DoxiPEP não protege mulheres cis de ISTs, mas causa pode ser baixa adesão
Desde a virada do século, diversos lugares do planeta estão presenciando o crescimento mantido da incidência de ISTs (infecções sexualmente transmissíveis) bacterianas, tais como a sífilis, a clamídia e a gonorreia.
A depender da localidade, esse aumento ocorre de maneira mais ou menos concentrada nos diferentes subgrupos populacionais, mas com frequência estão na lista de crescimento de casos os homens gays e bissexuais, as minorias étnicas e as mulheres cisgênero jovens.

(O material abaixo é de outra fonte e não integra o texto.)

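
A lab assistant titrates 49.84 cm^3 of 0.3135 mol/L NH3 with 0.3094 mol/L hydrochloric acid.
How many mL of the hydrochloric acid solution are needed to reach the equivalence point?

50.50 mL

NH3 + HCl → NH4Cl
n(NH3) = 0.04984 L × 0.3135 mol/L = 0.01562 mol
n(HCl) = 0.01562 mol (1:1 stoichiometry)
V(HCl) = 0.01562 mol / 0.3094 mol/L = 0.05050 L = 50.50 mL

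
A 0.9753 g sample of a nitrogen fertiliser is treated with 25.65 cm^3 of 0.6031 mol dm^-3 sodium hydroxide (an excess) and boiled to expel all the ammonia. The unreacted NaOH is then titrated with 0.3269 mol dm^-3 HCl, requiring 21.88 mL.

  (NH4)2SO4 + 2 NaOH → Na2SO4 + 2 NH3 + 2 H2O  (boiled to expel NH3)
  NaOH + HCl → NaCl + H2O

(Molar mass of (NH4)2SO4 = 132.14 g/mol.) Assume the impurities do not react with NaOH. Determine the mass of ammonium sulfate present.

n(NaOH) added = 0.02565 × 0.6031 = 0.01547 mol
n(HCl) used in back-titration = 0.02188 × 0.3269 = 7.153 × 10^-3 mol
n(NaOH) left over = 7.153 × 10^-3 mol (1:1 ratio)
n(NaOH) consumed by analyte = 0.01547 − 7.153 × 10^-3 = 8.317 × 10^-3 mol
From the 1:2 ratio, n((NH4)2SO4) = 1/2 × 8.317 × 10^-3 = 4.158 × 10^-3 mol
mass of (NH4)2SO4 = 4.158 × 10^-3 × 132.14 = 0.5495 g

0.5495 g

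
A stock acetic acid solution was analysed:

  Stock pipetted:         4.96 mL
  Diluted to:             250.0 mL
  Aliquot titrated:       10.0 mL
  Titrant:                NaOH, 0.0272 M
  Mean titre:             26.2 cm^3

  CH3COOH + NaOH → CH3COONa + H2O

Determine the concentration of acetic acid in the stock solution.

n(NaOH) = 0.0262 × 0.0272 = 7.13 × 10^-4 mol
n(CH3COOH) in the aliquot = 7.13 × 10^-4 mol (1:1 ratio)
[CH3COOH]_dilute = 7.13 × 10^-4 / 0.0100 = 0.0713 mol/L
Dilution factor = 250.0 / 4.96 = 50.40
[CH3COOH]_stock = 0.0713 × 50.40 = 3.59 mol/L

3.59 M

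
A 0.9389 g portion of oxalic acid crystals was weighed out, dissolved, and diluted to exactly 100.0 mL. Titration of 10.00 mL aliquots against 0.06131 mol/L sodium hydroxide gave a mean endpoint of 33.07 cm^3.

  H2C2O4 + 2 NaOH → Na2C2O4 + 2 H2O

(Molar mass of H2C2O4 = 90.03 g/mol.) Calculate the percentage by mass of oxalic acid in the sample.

97.21 %

n(NaOH) per titration = 0.03307 × 0.06131 = 2.028 × 10^-3 mol
From the 1:2 ratio, n(H2C2O4) in each aliquot = 1/2 × 2.028 × 10^-3 = 1.014 × 10^-3 mol
n(H2C2O4) in the whole flask = 1.014 × 10^-3 × 100.0/10.00 = 0.01014 mol
mass of H2C2O4 = 0.01014 × 90.03 = 0.9127 g
% H2C2O4 = 0.9127 / 0.9389 × 100 = 97.21 %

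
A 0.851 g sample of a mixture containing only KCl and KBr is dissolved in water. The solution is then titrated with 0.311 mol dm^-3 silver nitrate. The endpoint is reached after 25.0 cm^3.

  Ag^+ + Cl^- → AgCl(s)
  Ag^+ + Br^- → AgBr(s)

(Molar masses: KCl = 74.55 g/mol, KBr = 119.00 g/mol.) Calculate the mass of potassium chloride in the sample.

0.124 g

n(AgNO3) = 0.0250 × 0.311 = 7.78 × 10^-3 mol
Let x = n(KCl), y = n(KBr).
Titrant: 1x + 1y = 7.78 × 10^-3;  mass: 74.55x + 119.00y = 0.851
Solving, x = 1.67 × 10^-3 mol, y = 6.11 × 10^-3 mol
mass of KCl = 1.67 × 10^-3 × 74.55 = 0.124 g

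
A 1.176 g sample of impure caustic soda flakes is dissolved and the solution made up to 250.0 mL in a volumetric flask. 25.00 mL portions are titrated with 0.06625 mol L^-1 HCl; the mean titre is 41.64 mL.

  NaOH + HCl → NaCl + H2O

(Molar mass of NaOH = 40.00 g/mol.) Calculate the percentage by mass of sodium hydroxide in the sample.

n(HCl) per titration = 0.04164 × 0.06625 = 2.759 × 10^-3 mol
n(NaOH) in each aliquot = 2.759 × 10^-3 mol (1:1 ratio)
n(NaOH) in the whole flask = 2.759 × 10^-3 × 250.0/25.00 = 0.02759 mol
mass of NaOH = 0.02759 × 40.00 = 1.103 g
% NaOH = 1.103 / 1.176 × 100 = 93.83 %

93.83 %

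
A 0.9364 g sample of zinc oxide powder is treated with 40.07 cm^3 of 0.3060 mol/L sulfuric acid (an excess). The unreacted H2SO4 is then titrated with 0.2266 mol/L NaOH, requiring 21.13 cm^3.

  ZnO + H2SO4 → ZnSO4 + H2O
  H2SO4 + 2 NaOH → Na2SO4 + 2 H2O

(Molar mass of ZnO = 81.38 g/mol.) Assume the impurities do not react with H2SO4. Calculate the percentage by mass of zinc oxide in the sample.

85.75 %

n(H2SO4) added = 0.04007 × 0.3060 = 0.01226 mol
n(NaOH) used in back-titration = 0.02113 × 0.2266 = 4.788 × 10^-3 mol
From the 1:2 ratio, n(H2SO4) left over = 1/2 × 4.788 × 10^-3 = 2.394 × 10^-3 mol
n(H2SO4) consumed by analyte = 0.01226 − 2.394 × 10^-3 = 9.867 × 10^-3 mol
n(ZnO) = 9.867 × 10^-3 mol (1:1 ratio)
mass of ZnO = 9.867 × 10^-3 × 81.38 = 0.8030 g
% ZnO = 0.8030 / 0.9364 × 100 = 85.75 %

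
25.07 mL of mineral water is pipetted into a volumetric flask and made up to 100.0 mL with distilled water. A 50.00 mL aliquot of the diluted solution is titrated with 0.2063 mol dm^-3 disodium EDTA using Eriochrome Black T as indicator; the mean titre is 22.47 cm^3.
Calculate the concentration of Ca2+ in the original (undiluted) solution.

Ca^2+ + EDTA^4- → [Ca(EDTA)]^2-
n(EDTA) = 0.02247 × 0.2063 = 4.636 × 10^-3 mol
n(Ca2+) in the aliquot = 4.636 × 10^-3 mol (1:1 ratio)
[Ca2+]_dilute = 4.636 × 10^-3 / 0.05000 = 0.09271 mol/L
Dilution factor = 100.0 / 25.07 = 3.989
[Ca2+]_stock = 0.09271 × 3.989 = 0.3698 mol/L

0.3698 mol/L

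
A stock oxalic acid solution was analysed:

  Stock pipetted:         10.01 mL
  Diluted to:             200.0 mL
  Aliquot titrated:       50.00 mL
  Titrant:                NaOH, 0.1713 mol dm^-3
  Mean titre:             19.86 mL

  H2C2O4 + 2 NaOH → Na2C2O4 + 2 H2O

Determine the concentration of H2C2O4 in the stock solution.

0.6797 mol/L

n(NaOH) = 0.01986 × 0.1713 = 3.402 × 10^-3 mol
From the 1:2 ratio, n(H2C2O4) in the aliquot = 1/2 × 3.402 × 10^-3 = 1.701 × 10^-3 mol
[H2C2O4]_dilute = 1.701 × 10^-3 / 0.05000 = 0.03402 mol/L
Dilution factor = 200.0 / 10.01 = 19.98
[H2C2O4]_stock = 0.03402 × 19.98 = 0.6797 mol/L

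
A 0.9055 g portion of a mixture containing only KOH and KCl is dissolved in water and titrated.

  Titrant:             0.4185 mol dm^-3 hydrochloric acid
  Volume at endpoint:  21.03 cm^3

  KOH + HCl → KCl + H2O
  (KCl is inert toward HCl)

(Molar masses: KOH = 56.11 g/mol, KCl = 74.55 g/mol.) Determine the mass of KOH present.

0.4938 g

n(HCl) = 0.02103 × 0.4185 = 8.801 × 10^-3 mol
Let x = n(KOH), y = n(KCl).
Titrant: 1x = 8.801 × 10^-3;  mass: 56.11x + 74.55y = 0.9055
Solving, x = 8.801 × 10^-3 mol, y = 5.522 × 10^-3 mol
mass of KOH = 8.801 × 10^-3 × 56.11 = 0.4938 g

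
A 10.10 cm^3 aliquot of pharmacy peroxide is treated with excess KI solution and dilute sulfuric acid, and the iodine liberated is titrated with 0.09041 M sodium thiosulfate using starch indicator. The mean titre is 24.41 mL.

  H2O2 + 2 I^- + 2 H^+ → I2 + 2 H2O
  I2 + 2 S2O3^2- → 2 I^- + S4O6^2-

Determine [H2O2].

0.1093 M

n(S2O3^2-) = 0.02441 × 0.09041 = 2.207 × 10^-3 mol
n(I2) = n(S2O3^2-)/2 = 1.103 × 10^-3 mol
n(H2O2) in the aliquot = 1.103 × 10^-3 mol (1:1 ratio)
[H2O2] = 1.103 × 10^-3 / 0.01010 = 0.1093 mol/L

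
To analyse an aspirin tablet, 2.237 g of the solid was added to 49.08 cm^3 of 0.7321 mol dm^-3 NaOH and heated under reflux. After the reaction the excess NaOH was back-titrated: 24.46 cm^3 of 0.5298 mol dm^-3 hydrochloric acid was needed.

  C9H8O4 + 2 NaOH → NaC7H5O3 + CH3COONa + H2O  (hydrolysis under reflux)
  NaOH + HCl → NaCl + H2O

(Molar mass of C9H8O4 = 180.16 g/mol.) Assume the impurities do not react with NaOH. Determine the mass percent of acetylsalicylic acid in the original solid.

n(NaOH) added = 0.04908 × 0.7321 = 0.03593 mol
n(HCl) used in back-titration = 0.02446 × 0.5298 = 0.01296 mol
n(NaOH) left over = 0.01296 mol (1:1 ratio)
n(NaOH) consumed by analyte = 0.03593 − 0.01296 = 0.02297 mol
From the 1:2 ratio, n(C9H8O4) = 1/2 × 0.02297 = 0.01149 mol
mass of C9H8O4 = 0.01149 × 180.16 = 2.069 g
% C9H8O4 = 2.069 / 2.237 × 100 = 92.51 %

92.51 %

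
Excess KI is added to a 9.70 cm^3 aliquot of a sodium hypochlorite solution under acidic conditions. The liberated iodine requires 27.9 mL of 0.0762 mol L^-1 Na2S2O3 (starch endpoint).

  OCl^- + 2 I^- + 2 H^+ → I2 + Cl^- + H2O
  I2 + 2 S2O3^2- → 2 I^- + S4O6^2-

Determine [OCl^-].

0.110 mol/L

n(S2O3^2-) = 0.0279 × 0.0762 = 2.13 × 10^-3 mol
n(I2) = n(S2O3^2-)/2 = 1.06 × 10^-3 mol
n(OCl^-) in the aliquot = 1.06 × 10^-3 mol (1:1 ratio)
[OCl^-] = 1.06 × 10^-3 / 0.00970 = 0.110 mol/L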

Entre as estratégias que têm sido estudadas para mitigar esse fenômeno estão, além da recomendação do uso de preservativo em todas as relações sexuais e do rastreamento periódico de ISTs independentemente da presença de sintomas, a tomada de uma profilaxia medicamentosa com o antibiótico doxiciclina após as exposições sexuais, o que ficou conhecido como DoxiPEP.

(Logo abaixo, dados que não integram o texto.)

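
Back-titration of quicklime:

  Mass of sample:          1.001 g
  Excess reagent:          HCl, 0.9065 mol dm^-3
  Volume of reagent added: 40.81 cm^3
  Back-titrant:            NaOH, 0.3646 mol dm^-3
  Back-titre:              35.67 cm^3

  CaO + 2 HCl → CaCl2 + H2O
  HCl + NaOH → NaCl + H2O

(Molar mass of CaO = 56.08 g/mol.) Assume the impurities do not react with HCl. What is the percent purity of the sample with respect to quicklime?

67.20 %

n(HCl) added = 0.04081 × 0.9065 = 0.03699 mol
n(NaOH) used in back-titration = 0.03567 × 0.3646 = 0.01301 mol
n(HCl) left over = 0.01301 mol (1:1 ratio)
n(HCl) consumed by analyte = 0.03699 − 0.01301 = 0.02399 mol
From the 1:2 ratio, n(CaO) = 1/2 × 0.02399 = 0.01199 mol
mass of CaO = 0.01199 × 56.08 = 0.6727 g
% CaO = 0.6727 / 1.001 × 100 = 67.20 %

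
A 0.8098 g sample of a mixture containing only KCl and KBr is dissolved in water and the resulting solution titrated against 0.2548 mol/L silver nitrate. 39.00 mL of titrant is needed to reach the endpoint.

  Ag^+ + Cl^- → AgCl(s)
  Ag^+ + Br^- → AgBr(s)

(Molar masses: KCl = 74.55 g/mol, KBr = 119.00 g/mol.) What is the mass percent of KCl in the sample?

n(AgNO3) = 0.03900 × 0.2548 = 9.937 × 10^-3 mol
Let x = n(KCl), y = n(KBr).
Titrant: 1x + 1y = 9.937 × 10^-3;  mass: 74.55x + 119.00y = 0.8098
Solving, x = 8.385 × 10^-3 mol, y = 1.552 × 10^-3 mol
mass of KCl = 8.385 × 10^-3 × 74.55 = 0.6251 g
% KCl = 0.6251 / 0.8098 × 100 = 77.19 %

77.19 %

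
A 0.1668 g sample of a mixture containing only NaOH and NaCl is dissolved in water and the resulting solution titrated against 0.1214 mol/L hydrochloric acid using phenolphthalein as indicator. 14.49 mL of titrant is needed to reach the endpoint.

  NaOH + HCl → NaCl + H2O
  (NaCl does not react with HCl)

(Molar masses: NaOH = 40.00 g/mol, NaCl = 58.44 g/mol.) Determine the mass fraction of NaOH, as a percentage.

n(HCl) = 0.01449 × 0.1214 = 1.759 × 10^-3 mol
Let x = n(NaOH), y = n(NaCl).
Titrant: 1x = 1.759 × 10^-3;  mass: 40.00x + 58.44y = 0.1668
Solving, x = 1.759 × 10^-3 mol, y = 1.650 × 10^-3 mol
mass of NaOH = 1.759 × 10^-3 × 40.00 = 0.07036 g
% NaOH = 0.07036 / 0.1668 × 100 = 42.18 %

42.18 %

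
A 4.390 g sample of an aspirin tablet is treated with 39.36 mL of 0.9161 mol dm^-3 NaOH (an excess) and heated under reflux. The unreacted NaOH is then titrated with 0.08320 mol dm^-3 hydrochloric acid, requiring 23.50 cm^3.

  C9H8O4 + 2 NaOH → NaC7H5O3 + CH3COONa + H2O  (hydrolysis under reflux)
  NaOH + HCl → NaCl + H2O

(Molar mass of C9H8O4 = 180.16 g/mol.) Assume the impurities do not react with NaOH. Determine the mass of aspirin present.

n(NaOH) added = 0.03936 × 0.9161 = 0.03606 mol
n(HCl) used in back-titration = 0.02350 × 0.08320 = 1.955 × 10^-3 mol
n(NaOH) left over = 1.955 × 10^-3 mol (1:1 ratio)
n(NaOH) consumed by analyte = 0.03606 − 1.955 × 10^-3 = 0.03410 mol
From the 1:2 ratio, n(C9H8O4) = 1/2 × 0.03410 = 0.01705 mol
mass of C9H8O4 = 0.01705 × 180.16 = 3.072 g

3.072 g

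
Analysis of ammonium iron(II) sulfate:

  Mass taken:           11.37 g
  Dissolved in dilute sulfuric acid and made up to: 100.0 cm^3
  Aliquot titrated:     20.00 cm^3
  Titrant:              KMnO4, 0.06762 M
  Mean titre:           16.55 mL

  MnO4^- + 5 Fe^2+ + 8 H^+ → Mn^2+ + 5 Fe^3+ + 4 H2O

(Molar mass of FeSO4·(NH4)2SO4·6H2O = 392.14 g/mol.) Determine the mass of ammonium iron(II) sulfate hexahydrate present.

10.97 g

n(KMnO4) per titration = 0.01655 × 0.06762 = 1.119 × 10^-3 mol
From the 5:1 ratio, n(FeSO4·(NH4)2SO4·6H2O) in each aliquot = 5/1 × 1.119 × 10^-3 = 5.596 × 10^-3 mol
n(FeSO4·(NH4)2SO4·6H2O) in the whole flask = 5.596 × 10^-3 × 100.0/20.00 = 0.02798 mol
mass of FeSO4·(NH4)2SO4·6H2O = 0.02798 × 392.14 = 10.97 g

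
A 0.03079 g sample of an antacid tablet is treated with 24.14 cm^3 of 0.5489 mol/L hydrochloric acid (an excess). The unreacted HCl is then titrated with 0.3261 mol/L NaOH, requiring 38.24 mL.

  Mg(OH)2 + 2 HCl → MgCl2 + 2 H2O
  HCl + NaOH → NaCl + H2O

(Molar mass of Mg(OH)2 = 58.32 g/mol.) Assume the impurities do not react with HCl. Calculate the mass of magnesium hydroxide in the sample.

0.02276 g

n(HCl) added = 0.02414 × 0.5489 = 0.01325 mol
n(NaOH) used in back-titration = 0.03824 × 0.3261 = 0.01247 mol
n(HCl) left over = 0.01247 mol (1:1 ratio)
n(HCl) consumed by analyte = 0.01325 − 0.01247 = 7.804 × 10^-4 mol
From the 1:2 ratio, n(Mg(OH)2) = 1/2 × 7.804 × 10^-4 = 3.902 × 10^-4 mol
mass of Mg(OH)2 = 3.902 × 10^-4 × 58.32 = 0.02276 g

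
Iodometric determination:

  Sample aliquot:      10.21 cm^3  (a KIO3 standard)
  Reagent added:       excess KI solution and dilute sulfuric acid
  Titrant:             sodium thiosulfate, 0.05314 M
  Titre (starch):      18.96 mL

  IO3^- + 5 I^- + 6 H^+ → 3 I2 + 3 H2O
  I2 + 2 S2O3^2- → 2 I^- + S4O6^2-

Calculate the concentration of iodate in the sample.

n(S2O3^2-) = 0.01896 × 0.05314 = 1.008 × 10^-3 mol
n(I2) = n(S2O3^2-)/2 = 5.038 × 10^-4 mol
From the 1:3 ratio, n(IO3^-) in the aliquot = 1/3 × 5.038 × 10^-4 = 1.679 × 10^-4 mol
[IO3^-] = 1.679 × 10^-4 / 0.01021 = 0.01645 mol/L

0.01645 M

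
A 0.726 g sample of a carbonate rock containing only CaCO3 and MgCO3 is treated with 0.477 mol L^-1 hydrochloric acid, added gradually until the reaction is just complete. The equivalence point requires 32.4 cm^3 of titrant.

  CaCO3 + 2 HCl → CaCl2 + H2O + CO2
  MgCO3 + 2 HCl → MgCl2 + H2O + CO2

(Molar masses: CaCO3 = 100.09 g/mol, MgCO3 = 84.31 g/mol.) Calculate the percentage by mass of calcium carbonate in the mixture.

n(HCl) = 0.0324 × 0.477 = 0.0155 mol
Let x = n(CaCO3), y = n(MgCO3).
Titrant: 2x + 2y = 0.0155;  mass: 100.09x + 84.31y = 0.726
Solving, x = 4.72 × 10^-3 mol, y = 3.01 × 10^-3 mol
mass of CaCO3 = 4.72 × 10^-3 × 100.09 = 0.473 g
% CaCO3 = 0.473 / 0.726 × 100 = 65.1 %

65.1 %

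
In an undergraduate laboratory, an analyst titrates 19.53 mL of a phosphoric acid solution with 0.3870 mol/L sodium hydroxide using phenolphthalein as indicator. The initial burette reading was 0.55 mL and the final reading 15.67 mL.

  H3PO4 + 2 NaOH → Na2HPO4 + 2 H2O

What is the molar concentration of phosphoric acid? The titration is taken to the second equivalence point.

n(NaOH) = 0.01512 L × 0.3870 mol/L = 5.851 × 10^-3 mol
From the 1:2 mole ratio, n(H3PO4) = 1/2 × 5.851 × 10^-3 = 2.926 × 10^-3 mol
[H3PO4] = 2.926 × 10^-3 mol / 0.01953 L = 0.1498 mol/L

0.1498 mol/L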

Os primeiros ensaios clínicos que avaliaram a eficácia e a segurança da DoxiPEP incluíram apenas homens gays e bissexuais e encontraram uma proteção alta e animadora contra sífilis e clamídia, e uma proteção menor contra a gonorreia. Isso fez com que países como Estados Unidos, Austrália e Alemanha emitissem pareceres favoráveis ao uso da DoxiPEP para essa população.
Recentemente foram publicados os resultados do primeiro ensaio clínico que estudou o uso da DoxiPEP entre mulheres cisgênero.

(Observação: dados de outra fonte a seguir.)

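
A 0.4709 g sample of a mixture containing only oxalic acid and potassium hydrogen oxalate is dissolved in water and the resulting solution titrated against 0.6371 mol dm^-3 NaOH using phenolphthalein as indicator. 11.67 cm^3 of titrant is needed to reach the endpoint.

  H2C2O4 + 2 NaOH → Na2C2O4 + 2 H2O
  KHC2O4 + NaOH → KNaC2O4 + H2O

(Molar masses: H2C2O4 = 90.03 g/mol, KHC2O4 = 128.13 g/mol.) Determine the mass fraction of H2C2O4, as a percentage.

n(NaOH) = 0.01167 × 0.6371 = 7.435 × 10^-3 mol
Let x = n(H2C2O4), y = n(KHC2O4).
Titrant: 2x + 1y = 7.435 × 10^-3;  mass: 90.03x + 128.13y = 0.4709
Solving, x = 2.898 × 10^-3 mol, y = 1.639 × 10^-3 mol
mass of H2C2O4 = 2.898 × 10^-3 × 90.03 = 0.2609 g
% H2C2O4 = 0.2609 / 0.4709 × 100 = 55.41 %

55.41 %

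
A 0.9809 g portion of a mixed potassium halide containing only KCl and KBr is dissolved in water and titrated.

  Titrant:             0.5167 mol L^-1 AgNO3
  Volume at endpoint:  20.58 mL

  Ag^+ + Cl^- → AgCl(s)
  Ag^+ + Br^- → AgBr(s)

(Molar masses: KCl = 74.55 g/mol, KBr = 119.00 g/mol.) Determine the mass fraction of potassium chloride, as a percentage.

n(AgNO3) = 0.02058 × 0.5167 = 0.01063 mol
Let x = n(KCl), y = n(KBr).
Titrant: 1x + 1y = 0.01063;  mass: 74.55x + 119.00y = 0.9809
Solving, x = 6.401 × 10^-3 mol, y = 4.233 × 10^-3 mol
mass of KCl = 6.401 × 10^-3 × 74.55 = 0.4772 g
% KCl = 0.4772 / 0.9809 × 100 = 48.65 %

48.65 %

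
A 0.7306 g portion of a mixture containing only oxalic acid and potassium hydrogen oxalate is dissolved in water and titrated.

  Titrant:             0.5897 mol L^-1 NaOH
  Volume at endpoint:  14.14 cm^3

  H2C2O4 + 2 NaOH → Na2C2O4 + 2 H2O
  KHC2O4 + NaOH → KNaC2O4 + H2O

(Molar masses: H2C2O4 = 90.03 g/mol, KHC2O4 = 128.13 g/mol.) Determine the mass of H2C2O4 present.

0.1829 g

n(NaOH) = 0.01414 × 0.5897 = 8.338 × 10^-3 mol
Let x = n(H2C2O4), y = n(KHC2O4).
Titrant: 2x + 1y = 8.338 × 10^-3;  mass: 90.03x + 128.13y = 0.7306
Solving, x = 2.032 × 10^-3 mol, y = 4.274 × 10^-3 mol
mass of H2C2O4 = 2.032 × 10^-3 × 90.03 = 0.1829 g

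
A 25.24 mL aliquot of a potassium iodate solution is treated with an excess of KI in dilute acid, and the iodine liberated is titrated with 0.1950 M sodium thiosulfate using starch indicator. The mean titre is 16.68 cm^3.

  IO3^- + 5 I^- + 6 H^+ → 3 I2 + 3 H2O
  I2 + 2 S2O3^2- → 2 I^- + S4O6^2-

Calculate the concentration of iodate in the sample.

n(S2O3^2-) = 0.01668 × 0.1950 = 3.253 × 10^-3 mol
n(I2) = n(S2O3^2-)/2 = 1.626 × 10^-3 mol
From the 1:3 ratio, n(IO3^-) in the aliquot = 1/3 × 1.626 × 10^-3 = 5.421 × 10^-4 mol
[IO3^-] = 5.421 × 10^-4 / 0.02524 = 0.02148 mol/L

0.02148 M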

O estudo dPEP foi publicado na respeitada revista científica New England Journal of Medicine, mas frustrou as expectativas da comunidade científica internacional uma vez que demonstrou que o uso da DoxiPEP não protegeu as mulheres cis contra ISTs bacterianas.
Nesse estudo foram incluídas 449 mulheres cisgênero no Quênia, que foram randomizadas aleatoriamente para receberem ou não a DoxiPEP. Ao término de um ano de acompanhamento com o rastreamento trimestral de ISTs, o número de casos incidentes de ISTs bacterianas foi semelhante nos dois grupos.
Inicialmente, imaginou-se que o motivo da falha na prevenção poderia estar associado a diferenças biológicas, hormonais e corporais existentes entre homens e mulheres, o que poderia fazer com que o antibiótico se distribuísse de forma reduzida nas mucosas femininas.
No entanto, em um sub-estudo do dPEP que dosou aleatoriamente o nível de doxiciclina no cabelo de 50 mulheres que tinham sido sorteadas para tomar a DoxiPEP encontrou resultados compatíveis com boa adesão aos comprimidos em apenas 29% das amostras.
Com isso, a conclusão do estudo dPEP é que, dada a baixa adesão aos comprimidos, não foi possível determinar se a DoxiPEP é eficiente para a prevenção de ISTs bacterianas em mulheres cisgênero e assim mais estudos serão necessários para responder a essa questão.
Algo muito parecido aconteceu há cerca de 10 anos, quando começaram a ser publicados os estudos avaliando a eficácia da PrEP contra o HIV em mulheres cis. Inicialmente, a adesão aos comprimidos foi baixa demais para se concluir algo, e somente mais tarde, com estudos com melhor adesão foi possível concluir que a PrEP também protegia mulheres cis do HIV.
Assim, por ora precisaremos aguardar os próximos passos da ciência para sabermos se a DoxiPEP, uma promissora estratégia de prevenção, poderá também beneficiar mulheres cisgênero na luta contra as epidemias de ISTs bacterianas.